Now the two youngest children were over 18  and she was ready to prepare for a lasting marriage.  Suddenly, she leaned forward and said, “Krsnanandini and Tariq, I am looking for three things in a mate: “Chemistry, character and commitment”.   We commended her for this succinct yet apt description of some very universal, very basic relationship requirements.   Last month, we discussed the law of relationship order, which highlights the process of meeting someone, and the sequential stages involved in developing a healthy relationship.  This month, our newsletter showcases these three concepts, chemistry, character and commitment, in the context of identifying a person with whom you choose to begin the relationship process in the first place.

For most of us, marriage is a social, religious or community institution where two people, preferably with the blessings of their family and community, agree that they will live peacefully and cooperatively together to love and nurture each other, their children, their families and their communities.

So how will such an important, long-term relationship be decided?
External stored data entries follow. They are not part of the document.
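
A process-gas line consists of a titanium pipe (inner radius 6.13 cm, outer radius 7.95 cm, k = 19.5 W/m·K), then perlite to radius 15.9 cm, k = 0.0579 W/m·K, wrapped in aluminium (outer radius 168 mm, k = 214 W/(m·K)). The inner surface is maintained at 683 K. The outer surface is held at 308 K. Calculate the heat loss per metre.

Q' = 197 W/m

Treat each layer as a resistance in series:
  R'_titanium = ln(0.0795/0.0613)/(2πk) = 0.2600/(2π·19.5) = 0.002122 m·K/W
  R'_perlite = ln(0.159/0.0795)/(2πk) = 0.6931/(2π·0.0579) = 1.905 m·K/W
  R'_aluminium = ln(0.168/0.159)/(2πk) = 0.05506/(2π·214) = 4.095×10^-5 m·K/W
ΣR = 0.002122 + 1.905 + 4.095×10^-5 = 1.907 m·K/W
Q' = ΔT/ΣR = (683 K − 308 K)/1.907 = 197 W/m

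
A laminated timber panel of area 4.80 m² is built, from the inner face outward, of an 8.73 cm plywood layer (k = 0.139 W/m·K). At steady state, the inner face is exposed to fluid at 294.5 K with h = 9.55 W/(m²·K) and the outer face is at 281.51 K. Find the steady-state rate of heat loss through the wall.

Resistance network (inner→outer):
  R_conv,in = 1/(hA) = 1/(9.55·4.80) = 0.02182 K/W
  R_plywood = L/(kA) = 0.0873/(0.139·4.80) = 0.1308 K/W
ΣR = 0.02182 + 0.1308 = 0.1526 K/W
Q = ΔT/ΣR = (294.5 K − 281.51 K)/0.1526 = 85.1 W

Q = 85.1 W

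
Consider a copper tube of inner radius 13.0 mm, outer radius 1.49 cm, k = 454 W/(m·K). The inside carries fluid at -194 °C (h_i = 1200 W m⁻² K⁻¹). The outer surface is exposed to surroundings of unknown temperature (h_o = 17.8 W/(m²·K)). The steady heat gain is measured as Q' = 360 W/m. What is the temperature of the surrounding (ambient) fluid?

T_out = 25.7 °C

Sum the resistances:
  R'_conv,in = 1/(2πr h) = 1/(2π·0.0130·1200) = 0.01020 m·K/W
  R'_copper = ln(0.0149/0.0130)/(2πk) = 0.1364/(2π·454) = 4.782×10^-5 m·K/W
  R'_conv,out = 1/(2πr h) = 1/(2π·0.0149·17.8) = 0.6001 m·K/W
ΣR = 0.6103 m·K/W
ΔT = Q'·ΣR = 360 × 0.6103 = 219.7 K
Heat flows inward, so T_out = T_in + ΔT = -194 + 219.7 = 25.7 °C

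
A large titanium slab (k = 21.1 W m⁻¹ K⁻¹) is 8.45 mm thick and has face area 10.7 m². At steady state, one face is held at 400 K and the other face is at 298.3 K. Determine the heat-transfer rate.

Q = 2.72×10^6 W

Q = kA·ΔT/L = 21.1 × 10.7 × |400 K − 298.3 K| / 0.00845 = 2.72×10^6 W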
Who will you choose?   Culture, education, family and so many things must be considered.  All of these factors can come under the heading of Chemistry, character and commitment.

Chemistry
is significant because it frequently demonstrates a physical and/or mental compatibility and attraction.  This is often the way nature allows us to be drawn to a possible mate in the first place.

Character covers a lot of territory including family and cultural background, integrity and education. “Is this person truthful, clean, friendly?”

Commitment – A person who is willing to invest his/her time, energy, and other resources along with vows to serve, love and honor is demonstrating commitment.  You can examine how a potential spouse may be committed in other areas: his/her parental, religious or social duties as well as commitment to self-improvement or personal growth.

Chemistry, character and commitment are three smooth stones that can defeat the Goliath of apprehension and uncertainty about whether or not you should proceed to develop a relationship with another individual.

Taken together, these three factors, should determine whether or not you move forward to develop a relationship.  Chemistry, without the added factors of character and commitment is not enough to produce a healthy, satisfying marriage or relationship.   And, character without chemistry and commitment is not sufficient.  Once you make the choice to proceed, then the sequential, developmental relationship steps described in our November 2008 newsletter, should be followed to arrive at a healthy, enduring relationship.

Dear Relationship Coach,

We are on the verge of divorce.  My husband and I have been married for almost five years and our marriage has been filled with words and actions that I find it hard to forgive.  My family and some friends will be very disappointed but I can’t get out of my mind and heart some of the hurtful things he has done over the past five years.  Now, it appears that he wants to change and be really committed to the marriage but I am not at all sure I can forgive him for the infidelity, the lies and the lack of support.  We have two children, both from previous marriages.  What do you suggest?
Bitter in Illinois

Dear Bitter,
Thank you for an honest letter and for sharing your pain.  You don’t mention physical abuse, so I will assume there has been none.  You mention the word forgive twice and this indicates that this is precisely what you need to do, with or without a divorce, for your own growth.  Forgiveness is a process however, and a choice that an individual makes when he or she is ready to be really healthy.  It has little to do with the other person!    Many, many people are walking around with spiritual or emotional wounds because they have not forgiven others.  Forgiveness does not mean you have to accept abuse, nor does it even mean that you must remain in the proximity of someone who has offended you.  For detailed information on the Forgiveness process, you can order our workshop:  Journey of Forgiveness:  Healing Yourself and Others for $5 (the written workshop) or $10 (CD plus the written workshop, complete, includes worksheet and detailed analysis of Forgiveness) from Dasi-Ziyad Family Institute, 3320 Beechwood Avenue, Cleveland Heights, OH 44118.
Prices include shipping and handling.   Or order directly online by going to the link on this website: DZFI store .

If your husband is willing, we suggest that you seek out skilled relationship education or counseling.  Now more than ever, you can find trained concerned marriage/family educators or marriage/family therapists who can assist you both to heal and develop healthier relationship skills.  (See our website www.dzfi.org for marriage educators or www.smartmarriages.com which lists hundreds of services) Infidelity alone, while extremely devastating and painful, does not mean that a marriage cannot survive and eventually thrive. With time, patience, forgiveness and getting improved relationship skills, there is hope for a healthy marriage even after infidelity.  For further help see www.DearPeggy.com, a website of the Beyond Affairs Network (BAN).  BAN is a network of local support groups for men and women who are dealing with the devastating impact of a spouse’s affair.